With flu ramping up, hand washing is more important than ever
The flu season is ramping up across the country, and South Carolina is no exception.
For the fourth consecutive week, flu activity was widespread throughout the state, according to the most recent report from the South Carolina Department of Health and Environmental Control. More than 4,800 positive tests were reported from 43 counties between Dec. 31 and Jan. 6.
The total number of confirmed flu cases increased by 1,395, or 40 percent, compared to the week before, according to the department. So far this flu season, the virus has contributed to the deaths of six South Carolinians.
Fortunately, there are simple steps people can take to limit their chances of becoming sick with the flu, says Angela Harris, infection control manager at Tidelands Health. One, of course, is to receive the flu vaccine. The second is even simpler: Practice proper hand-washing techniques.
Washing your hands properly is one of the most effective ways to avoid getting sick, Harris says. That's true any time of year, but it becomes even more important during flu season, when colder weather can keep people cooped up together inside for longer periods of time, making it even easier for an already highly infectious virus to spread.
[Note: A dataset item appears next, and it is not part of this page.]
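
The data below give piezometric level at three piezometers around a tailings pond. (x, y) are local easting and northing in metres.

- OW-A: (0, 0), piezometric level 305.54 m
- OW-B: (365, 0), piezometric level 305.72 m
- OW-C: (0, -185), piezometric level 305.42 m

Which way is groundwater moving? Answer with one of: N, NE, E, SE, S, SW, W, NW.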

"We cannot emphasize enough how important hand washing is," Harris says. "We know that people who properly wash their hands stand a significantly better chance of avoiding illness than those who don't."
The key, Harris says, is to make sure you are using the correct technique and washing your hands on a regular basis.
Hands should be washed:
- Before, during and after food preparation
- Before eating
- Before and after caring for a sick individual
- Before and after treating a wound or cut
- After using the toilet or changing diapers
- After blowing your nose, coughing or sneezing
- After touching an animal or animal waste
- After touching garbage
So what’s the proper hand-washing technique? Harris suggests people follow the CDC’s five-step approach:
- Wet your hands with clean, running water
- Lather your hands thoroughly and completely by rubbing them together with the soap
- Scrub your hands for at least 20 seconds
- Rinse your hands well under clean, running water
- Dry your hands using a clean towel or air dry them.
It really is as simple as that, Harris says. And just a few minutes spent washing your hands each day can prevent days of misery if you become sick.
“Your diligence helps others, too,” she says. “Washing your hands properly can not only help you avoid getting sick but can also help your family, friends and coworkers stay healthy.”